My parents on the rare times they visit me, not uttering a single word to each other, but my mother with plenty of words for me.

“You’d need to move in with me, Sasha. I can…put a bed in the shop or something for me. But I’ll take on desk work. Do it from home. We’d probably have to stick it out for a couple of months.”

Griffin’s so close I could touch him. I’m safe with him. I know I am. And I know this plan makes perfect sense, logically speaking. But I still can’t help the knot of uncertainty in my chest. The thought that things are running away from me, that I’m not in control of my own life.

I squeeze the little bird in my hand, feeling the sharpness of its inner un-workings. Once, this was the thing that reminded me that someone was looking out for me.

But Griffin’s the only one actually looking out for me.

“This isn’t what I had planned for myself, you know,” I say, my voice tight in my throat. “I always thought I’d fall in love, have a big, beautiful wedding. I vowed it would be that way. I’d have a real family, where everyone loved and looked out for each other. Do you like babies, Griffin?”

Griffin runs a hand over the back of his neck. “I don’t know.”

I have to laugh at that. “Who doesn’t love babies?”

“I just don’t know what to do with them. They’re so…breakable.”

“So you don’t want kids?”

Griffin scrubs his face. This time I let him. “This isn’t for life, Sasha. It’s only for right now. Just to get Creelman to back off.”

It’s pathetic how that feels like a little kick to the gut.

“I know it’s not real. I’m just curious if you want kids someday.

I feel like that’s something you should know about the person you’re marrying.

” I don’t know why I can’t just let this go and give him an answer.

But I’m suddenly very keen to know this about him.

Griffin examines me a moment, then looks down. “I never thought I’d have kids, no.”

Disappointment twists my stomach for no reason at all. It doesn’t matter what either of us wants for the future; we’re not each other’s future.

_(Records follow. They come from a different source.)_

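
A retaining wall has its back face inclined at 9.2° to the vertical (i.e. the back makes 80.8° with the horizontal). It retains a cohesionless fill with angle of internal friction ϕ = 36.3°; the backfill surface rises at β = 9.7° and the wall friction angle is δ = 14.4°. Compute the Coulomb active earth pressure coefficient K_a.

0.340

K_a = sin²(α+φ) / [sin²α · sin(α−δ) · (1 + √{sin(φ+δ)sin(φ−β) / (sin(α−δ)sin(α+β))})²].
With α = 80.8°, φ = 36.3°, δ = 14.4°, β = 9.7°: K_a = 0.3403.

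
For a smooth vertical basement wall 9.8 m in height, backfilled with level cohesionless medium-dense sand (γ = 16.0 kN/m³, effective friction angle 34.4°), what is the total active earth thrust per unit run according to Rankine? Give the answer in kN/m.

K_a = tan²(45° − φ/2) = 0.2780.
P_a = ½ K_a γ H² = 0.5 × 0.2780 × 16.0 × 9.8² = 213.6 kN/m.

214 kN/m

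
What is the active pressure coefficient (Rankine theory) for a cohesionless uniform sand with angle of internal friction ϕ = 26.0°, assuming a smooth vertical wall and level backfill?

K_a = tan²(45° − φ/2) = tan²(32.00°) = 0.3905.

0.390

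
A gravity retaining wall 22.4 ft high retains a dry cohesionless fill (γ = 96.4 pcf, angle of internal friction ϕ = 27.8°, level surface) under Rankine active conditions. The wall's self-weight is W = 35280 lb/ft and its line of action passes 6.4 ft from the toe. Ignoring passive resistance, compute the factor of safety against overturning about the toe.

K_a = tan²(45° − 27.8°/2) = 0.3639.
P_a = ½K_aγH² = 0.5×0.3639×96.4×22.4² = 8801 lb/ft, acting at H/3 = 7.467 ft above the base.
Overturning moment M_o = P_a × H/3 = 8801 × 7.467 = 65710.
Resisting moment M_r = W × 6.4 = 35280 × 6.4 = 225800.
FS_overturning = M_r/M_o = 225800/65710 = 3.436.

3.44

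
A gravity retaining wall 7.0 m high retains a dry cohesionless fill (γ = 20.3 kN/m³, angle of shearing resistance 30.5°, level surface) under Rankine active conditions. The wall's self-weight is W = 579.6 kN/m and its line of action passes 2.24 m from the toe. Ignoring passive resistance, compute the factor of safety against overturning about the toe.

K_a = tan²(45° − 30.5°/2) = 0.3267.
P_a = ½K_aγH² = 0.5×0.3267×20.3×7.0² = 162.5 kN/m, acting at H/3 = 2.333 m above the base.
Overturning moment M_o = P_a × H/3 = 162.5 × 2.333 = 379.1.
Resisting moment M_r = W × 2.24 = 579.6 × 2.24 = 1298.
FS_overturning = M_r/M_o = 1298/379.1 = 3.425.

3.42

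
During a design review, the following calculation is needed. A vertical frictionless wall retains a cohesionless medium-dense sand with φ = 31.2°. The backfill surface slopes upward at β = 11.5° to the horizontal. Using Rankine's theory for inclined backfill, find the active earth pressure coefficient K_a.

K_a = cos β · (cos β − √(cos²β − cos²φ)) / (cos β + √(cos²β − cos²φ)).
cos β = 0.9799, cos φ = 0.8554, √(cos²β − cos²φ) = 0.4781.
K_a = 0.9799 × (0.9799 − 0.4781)/(0.9799 + 0.4781) = 0.3372.

0.337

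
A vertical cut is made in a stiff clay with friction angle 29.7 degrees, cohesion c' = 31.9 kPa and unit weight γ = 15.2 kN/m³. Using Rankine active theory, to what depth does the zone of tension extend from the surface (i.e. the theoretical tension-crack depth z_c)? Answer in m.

7.23 m

K_a = tan²(45° − 29.7°/2) = 0.3374; √K_a = 0.5808.
The active pressure is zero where K_a γ z = 2c√K_a, so z_c = 2c/(γ√K_a) = 2×31.9/(15.2×0.5808) = 7.226 m.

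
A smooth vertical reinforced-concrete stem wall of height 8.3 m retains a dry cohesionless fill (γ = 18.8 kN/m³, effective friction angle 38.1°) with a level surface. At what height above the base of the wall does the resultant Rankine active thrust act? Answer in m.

2.77 m

K_a = 0.2368.
The pressure distribution is triangular, so the resultant acts at H/3 above the base = 8.3/3 = 2.767 m.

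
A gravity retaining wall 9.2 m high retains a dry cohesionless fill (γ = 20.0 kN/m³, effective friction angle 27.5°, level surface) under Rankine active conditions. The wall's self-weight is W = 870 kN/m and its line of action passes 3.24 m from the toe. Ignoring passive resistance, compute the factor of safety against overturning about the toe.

K_a = tan²(45° − 27.5°/2) = 0.3682.
P_a = ½K_aγH² = 0.5×0.3682×20.0×9.2² = 311.7 kN/m, acting at H/3 = 3.067 m above the base.
Overturning moment M_o = P_a × H/3 = 311.7 × 3.067 = 955.8.
Resisting moment M_r = W × 3.24 = 870 × 3.24 = 2819.
FS_overturning = M_r/M_o = 2819/955.8 = 2.949.

2.95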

There’s a couple down on the promenade walking a brown lab. They’re holding hands, laughing as they look at each other, the dog bounding happily along beside them. Going the other way, a woman walks with a little girl who’s skipping as she holds her mom’s hand.

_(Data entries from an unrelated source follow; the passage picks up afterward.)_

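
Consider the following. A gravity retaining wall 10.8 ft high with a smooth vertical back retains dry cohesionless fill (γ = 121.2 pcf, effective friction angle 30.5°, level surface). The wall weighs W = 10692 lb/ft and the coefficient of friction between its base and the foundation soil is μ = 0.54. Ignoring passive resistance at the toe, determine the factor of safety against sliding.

K_a = tan²(45° − 30.5°/2) = 0.3267.
P_a = ½K_aγH² = 0.5×0.3267×121.2×10.8² = 2309 lb/ft, acting at H/3 = 3.600 ft above the base.
FS_sliding = μW / P_a = 0.54×10692 / 2309 = 2.501.

2.50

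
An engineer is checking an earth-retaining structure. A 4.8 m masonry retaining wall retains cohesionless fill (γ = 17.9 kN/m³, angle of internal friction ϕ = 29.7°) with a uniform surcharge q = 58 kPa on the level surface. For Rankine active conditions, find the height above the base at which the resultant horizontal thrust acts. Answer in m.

K_a = 0.3374.
Triangular part P₁ = ½K_aγH² = 69.57 at H/3 = 1.600 m; rectangular part P₂ = K_a q H = 93.93 at H/2 = 2.400 m.
ȳ = (P₁·1.600 + P₂·2.400)/(P₁+P₂) = 2.060 m.

2.06 m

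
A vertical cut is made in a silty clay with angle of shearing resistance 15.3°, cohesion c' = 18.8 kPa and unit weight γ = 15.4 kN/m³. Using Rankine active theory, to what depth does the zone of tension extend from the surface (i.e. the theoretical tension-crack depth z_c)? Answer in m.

3.20 m

K_a = tan²(45° − 15.3°/2) = 0.5824; √K_a = 0.7632.
The active pressure is zero where K_a γ z = 2c√K_a, so z_c = 2c/(γ√K_a) = 2×18.8/(15.4×0.7632) = 3.199 m.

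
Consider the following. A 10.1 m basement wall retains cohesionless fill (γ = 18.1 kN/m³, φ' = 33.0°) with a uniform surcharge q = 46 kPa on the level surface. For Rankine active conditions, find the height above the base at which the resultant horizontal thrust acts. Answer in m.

3.93 m

K_a = 0.2948.
Triangular part P₁ = ½K_aγH² = 272.2 at H/3 = 3.367 m; rectangular part P₂ = K_a q H = 137.0 at H/2 = 5.050 m.
ȳ = (P₁·3.367 + P₂·5.050)/(P₁+P₂) = 3.930 m.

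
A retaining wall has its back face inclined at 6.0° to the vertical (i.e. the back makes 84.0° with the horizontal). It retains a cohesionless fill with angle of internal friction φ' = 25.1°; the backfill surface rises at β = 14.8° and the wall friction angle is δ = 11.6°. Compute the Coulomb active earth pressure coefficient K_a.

K_a = sin²(α+φ) / [sin²α · sin(α−δ) · (1 + √{sin(φ+δ)sin(φ−β) / (sin(α−δ)sin(α+β))})²].
With α = 84.0°, φ = 25.1°, δ = 11.6°, β = 14.8°: K_a = 0.5300.

0.530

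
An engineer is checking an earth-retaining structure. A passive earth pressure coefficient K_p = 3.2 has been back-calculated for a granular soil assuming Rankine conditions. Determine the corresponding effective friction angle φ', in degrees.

K_p = (1+sin φ)/(1−sin φ) ⇒ sin φ = (K_p − 1)/(K_p + 1) = 0.5238.
φ = arcsin(0.5238) = 31.59°.

31.6°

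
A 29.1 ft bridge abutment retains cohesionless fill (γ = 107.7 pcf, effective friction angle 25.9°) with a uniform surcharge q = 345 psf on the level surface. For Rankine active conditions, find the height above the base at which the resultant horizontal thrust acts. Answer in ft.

10.6 ft

K_a = 0.3920.
Triangular part P₁ = ½K_aγH² = 17870 at H/3 = 9.700 ft; rectangular part P₂ = K_a q H = 3935 at H/2 = 14.55 ft.
ȳ = (P₁·9.700 + P₂·14.55)/(P₁+P₂) = 10.58 ft.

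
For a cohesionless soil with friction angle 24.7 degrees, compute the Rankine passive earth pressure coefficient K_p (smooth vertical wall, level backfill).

2.44

K_p = (1 + sin φ)/(1 − sin φ) = tan²(45° + 24.7°/2) = 2.436.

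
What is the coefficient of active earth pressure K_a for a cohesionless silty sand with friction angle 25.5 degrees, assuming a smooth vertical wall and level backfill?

K_a = tan²(45° − φ/2) = tan²(32.25°) = 0.3981.

0.398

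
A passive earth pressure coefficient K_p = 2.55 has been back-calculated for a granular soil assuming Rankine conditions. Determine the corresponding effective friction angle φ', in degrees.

K_p = (1+sin φ)/(1−sin φ) ⇒ sin φ = (K_p − 1)/(K_p + 1) = 0.4366.
φ = arcsin(0.4366) = 25.89°.

25.9°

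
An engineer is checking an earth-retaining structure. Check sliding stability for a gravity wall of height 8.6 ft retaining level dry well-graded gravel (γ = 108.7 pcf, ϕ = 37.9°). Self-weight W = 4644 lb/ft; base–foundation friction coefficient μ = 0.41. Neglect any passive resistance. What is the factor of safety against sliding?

K_a = tan²(45° − 37.9°/2) = 0.2389.
P_a = ½K_aγH² = 0.5×0.2389×108.7×8.6² = 960.5 lb/ft, acting at H/3 = 2.867 ft above the base.
FS_sliding = μW / P_a = 0.41×4644 / 960.5 = 1.982.

1.98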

My chest aches. “I always wanted kids.” I shrug. “But maybe it’s just not in the cards for me.” Now why am I fighting off tears?

“Sasha, this isn’t forever. You’ve got plenty of time to have a normal life after…me.”

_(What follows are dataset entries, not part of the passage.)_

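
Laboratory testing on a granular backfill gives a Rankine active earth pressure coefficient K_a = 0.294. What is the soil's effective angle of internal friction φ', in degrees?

33.1°

K_a = tan²(45° − φ/2) ⇒ 45° − φ/2 = arctan(√0.294) = 28.47°.
φ = 2(45° − 28.47°) = 33.07°.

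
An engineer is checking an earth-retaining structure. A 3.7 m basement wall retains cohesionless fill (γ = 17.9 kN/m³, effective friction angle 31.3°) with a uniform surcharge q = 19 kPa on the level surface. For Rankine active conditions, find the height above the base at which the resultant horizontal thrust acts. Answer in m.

1.46 m

K_a = 0.3162.
Triangular part P₁ = ½K_aγH² = 38.74 at H/3 = 1.233 m; rectangular part P₂ = K_a q H = 22.23 at H/2 = 1.850 m.
ȳ = (P₁·1.233 + P₂·1.850)/(P₁+P₂) = 1.458 m.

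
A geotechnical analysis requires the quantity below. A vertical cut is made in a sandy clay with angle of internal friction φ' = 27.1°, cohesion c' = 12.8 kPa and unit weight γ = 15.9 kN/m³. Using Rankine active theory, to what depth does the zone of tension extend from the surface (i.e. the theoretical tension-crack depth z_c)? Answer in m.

2.63 m

K_a = tan²(45° − 27.1°/2) = 0.3741; √K_a = 0.6116.
The active pressure is zero where K_a γ z = 2c√K_a, so z_c = 2c/(γ√K_a) = 2×12.8/(15.9×0.6116) = 2.633 m.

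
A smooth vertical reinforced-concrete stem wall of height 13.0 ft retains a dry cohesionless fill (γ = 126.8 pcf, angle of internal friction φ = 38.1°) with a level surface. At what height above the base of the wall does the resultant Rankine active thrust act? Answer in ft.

K_a = 0.2368.
The pressure distribution is triangular, so the resultant acts at H/3 above the base = 13.0/3 = 4.333 ft.

4.33 ft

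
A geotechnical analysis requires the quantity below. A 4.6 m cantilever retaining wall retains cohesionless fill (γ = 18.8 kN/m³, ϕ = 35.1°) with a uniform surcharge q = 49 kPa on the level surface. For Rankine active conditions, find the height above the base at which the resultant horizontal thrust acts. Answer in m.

1.94 m

K_a = 0.2698.
Triangular part P₁ = ½K_aγH² = 53.67 at H/3 = 1.533 m; rectangular part P₂ = K_a q H = 60.82 at H/2 = 2.300 m.
ȳ = (P₁·1.533 + P₂·2.300)/(P₁+P₂) = 1.941 m.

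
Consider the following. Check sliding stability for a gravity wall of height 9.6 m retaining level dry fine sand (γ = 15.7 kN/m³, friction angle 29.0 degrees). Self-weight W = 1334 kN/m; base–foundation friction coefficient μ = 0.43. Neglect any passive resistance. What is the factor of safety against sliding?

K_a = tan²(45° − 29.0°/2) = 0.3470.
P_a = ½K_aγH² = 0.5×0.3470×15.7×9.6² = 251.0 kN/m, acting at H/3 = 3.200 m above the base.
FS_sliding = μW / P_a = 0.43×1334 / 251.0 = 2.285.

2.29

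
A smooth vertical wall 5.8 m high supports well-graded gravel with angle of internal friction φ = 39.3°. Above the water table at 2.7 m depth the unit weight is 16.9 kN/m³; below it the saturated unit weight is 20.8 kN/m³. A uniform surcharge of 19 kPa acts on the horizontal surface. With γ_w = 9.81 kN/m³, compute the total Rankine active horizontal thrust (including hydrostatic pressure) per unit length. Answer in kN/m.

K_a = tan²(45° − φ/2) = 0.2245.
γ' = 20.8 − 9.81 = 10.99 kN/m³. h₂ = H − d_w = 3.1 m.
σ'_h: at surface K_a·q = 4.265; at WT K_a(q+γd_w) = 14.51; at base K_a(q+γd_w+γ'h₂) = 22.15 kPa.
P₁ = ½(4.265+14.51)×2.7 = 25.34; P₂ = ½(14.51+22.15)×3.1 = 56.82; P_w = ½γ_w h₂² = 47.14.
Total = 25.34+56.82+47.14 = 129.3 kN/m.

129 kN/m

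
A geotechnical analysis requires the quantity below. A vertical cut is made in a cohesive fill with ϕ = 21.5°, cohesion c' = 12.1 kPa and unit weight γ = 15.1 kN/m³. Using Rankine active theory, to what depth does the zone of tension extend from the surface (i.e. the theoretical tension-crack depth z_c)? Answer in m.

2.35 m

K_a = tan²(45° − 21.5°/2) = 0.4636; √K_a = 0.6809.
The active pressure is zero where K_a γ z = 2c√K_a, so z_c = 2c/(γ√K_a) = 2×12.1/(15.1×0.6809) = 2.354 m.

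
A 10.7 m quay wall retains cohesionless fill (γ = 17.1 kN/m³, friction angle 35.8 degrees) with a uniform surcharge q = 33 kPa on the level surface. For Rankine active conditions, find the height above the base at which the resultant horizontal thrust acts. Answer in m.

K_a = 0.2619.
Triangular part P₁ = ½K_aγH² = 256.3 at H/3 = 3.567 m; rectangular part P₂ = K_a q H = 92.46 at H/2 = 5.350 m.
ȳ = (P₁·3.567 + P₂·5.350)/(P₁+P₂) = 4.039 m.

4.04 m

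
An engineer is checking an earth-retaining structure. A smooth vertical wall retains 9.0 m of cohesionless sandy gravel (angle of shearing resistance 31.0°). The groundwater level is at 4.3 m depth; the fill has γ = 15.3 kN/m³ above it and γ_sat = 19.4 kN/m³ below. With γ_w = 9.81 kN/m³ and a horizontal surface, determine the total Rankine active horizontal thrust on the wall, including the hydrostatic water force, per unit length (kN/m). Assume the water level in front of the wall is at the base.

K_a = tan²(45° − φ/2) = 0.3201.
γ' = 19.4 − 9.81 = 9.590 kN/m³. Depth below WT = 4.7 m.
σ'_h at WT = K_a γ d_w = 21.06 kPa; at base = 21.06 + K_a γ' × 4.7 = 35.49 kPa.
P₁ (0–4.3 m) = ½×21.06×4.3 = 45.28. P₂ (4.3–9.0 m) = ½(21.06+35.49)×4.7 = 132.9.
P_w = ½ γ_w h₂² = 0.5×9.81×4.7² = 108.4. Total = 45.28+132.9+108.4 = 286.5 kN/m.

287 kN/m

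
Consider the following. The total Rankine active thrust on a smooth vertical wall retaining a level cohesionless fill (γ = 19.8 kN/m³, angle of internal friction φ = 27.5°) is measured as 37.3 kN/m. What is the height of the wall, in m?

3.20 m

K_a = 0.3682. P_a = ½ K_a γ H² ⇒ H = √(2P_a/(K_a γ)).
H = √(2×37.3/(0.3682×19.8)) = 3.199 m.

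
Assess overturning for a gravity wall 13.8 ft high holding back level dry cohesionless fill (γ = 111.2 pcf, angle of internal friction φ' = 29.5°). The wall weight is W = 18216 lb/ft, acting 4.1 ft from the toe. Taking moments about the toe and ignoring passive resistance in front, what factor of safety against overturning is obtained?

4.51

K_a = tan²(45° − 29.5°/2) = 0.3401.
P_a = ½K_aγH² = 0.5×0.3401×111.2×13.8² = 3601 lb/ft, acting at H/3 = 4.600 ft above the base.
Overturning moment M_o = P_a × H/3 = 3601 × 4.600 = 16570.
Resisting moment M_r = W × 4.1 = 18216 × 4.1 = 74690.
FS_overturning = M_r/M_o = 74690/16570 = 4.509.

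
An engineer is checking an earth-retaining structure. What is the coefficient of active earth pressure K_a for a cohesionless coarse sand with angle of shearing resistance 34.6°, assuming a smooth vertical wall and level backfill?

K_a = tan²(45° − φ/2) = tan²(27.70°) = 0.2756.

0.276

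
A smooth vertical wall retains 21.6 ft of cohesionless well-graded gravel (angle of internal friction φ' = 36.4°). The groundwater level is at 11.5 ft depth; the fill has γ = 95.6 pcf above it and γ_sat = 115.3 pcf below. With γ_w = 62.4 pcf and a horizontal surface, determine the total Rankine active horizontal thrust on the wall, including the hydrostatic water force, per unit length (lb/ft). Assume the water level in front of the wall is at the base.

K_a = tan²(45° − φ/2) = 0.2552.
γ' = 115.3 − 62.4 = 52.90 pcf. Depth below WT = 10.1 ft.
σ'_h at WT = K_a γ d_w = 280.5 psf; at base = 280.5 + K_a γ' × 10.1 = 416.9 psf.
P₁ (0–11.5 ft) = ½×280.5×11.5 = 1613. P₂ (11.5–21.6 ft) = ½(280.5+416.9)×10.1 = 3522.
P_w = ½ γ_w h₂² = 0.5×62.4×10.1² = 3183. Total = 1613+3522+3183 = 8318 lb/ft.

8320 lb/ft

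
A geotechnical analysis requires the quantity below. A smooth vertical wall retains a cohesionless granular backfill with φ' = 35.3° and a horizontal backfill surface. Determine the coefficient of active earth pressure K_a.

K_a = (1 − sin φ)/(1 + sin φ) = (1 − sin 35.3°)/(1 + sin 35.3°) = 0.2675.

0.268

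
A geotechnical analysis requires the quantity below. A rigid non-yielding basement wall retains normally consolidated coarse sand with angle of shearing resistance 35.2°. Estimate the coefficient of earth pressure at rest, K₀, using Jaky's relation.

K₀ = 1 − sin φ' = 1 − sin 35.2° = 0.4236.

0.424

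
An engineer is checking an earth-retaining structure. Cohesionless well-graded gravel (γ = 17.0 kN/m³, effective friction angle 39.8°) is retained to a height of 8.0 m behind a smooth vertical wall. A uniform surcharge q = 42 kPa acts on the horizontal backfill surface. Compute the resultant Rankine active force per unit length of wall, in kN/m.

K_a = tan²(45° − φ/2) = 0.2194.
Soil triangle: ½ K_a γ H² = 0.5×0.2194×17.0×8.0² = 119.4 kN/m.
Surcharge rectangle: K_a q H = 0.2194×42×8.0 = 73.73 kN/m.
Total = 119.4 + 73.73 = 193.1 kN/m.

193 kN/m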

I don’t know why, but the thought makes me inexplicably sad. “What will you do after me?”

He meets my eye. “I don’t want to think about that, Sasha.”

Maybe it’s his tone, or the way he doesn’t waver as he meets my gaze, but my stomach does a little flip.

“You know, if we still had an audience, people might call that romantic.”

He looks at me a moment too long, then looks away. “I need to be back at my HQ in New York next week with you under my protection. Which means we either need to get to the town hall by next Monday, or we need to come up with a different plan.”

“Forget what I said about you sounding romantic.”

I swear he laughs under his breath.

“What would a different plan look like?”

Griffin grimaces. “How does Siberia sound?”

“That bad, huh?”

A buzz sounds, and Griffin pulls out his phone. He grumbles and shoves it back into his pocket.

“What is it?”

“Jude’s asking if I want pointers.”

I can’t help but laugh. It turns into hysterics, and even Griffin smiles, though his brow stays furrowed as he tries not to.

After a moment, I press the heels of my hands to my eyes, wiping away the tears. “Can I give you an answer tomorrow, Griffin?”

“We don’t need to decide until Sunday night. How about we just give you a normal weekend? Hang out in town or out at my place? There’s a swimming spot nearby.”

I nod, my eyes filling with fresh tears. Nothing’s ever sounded better.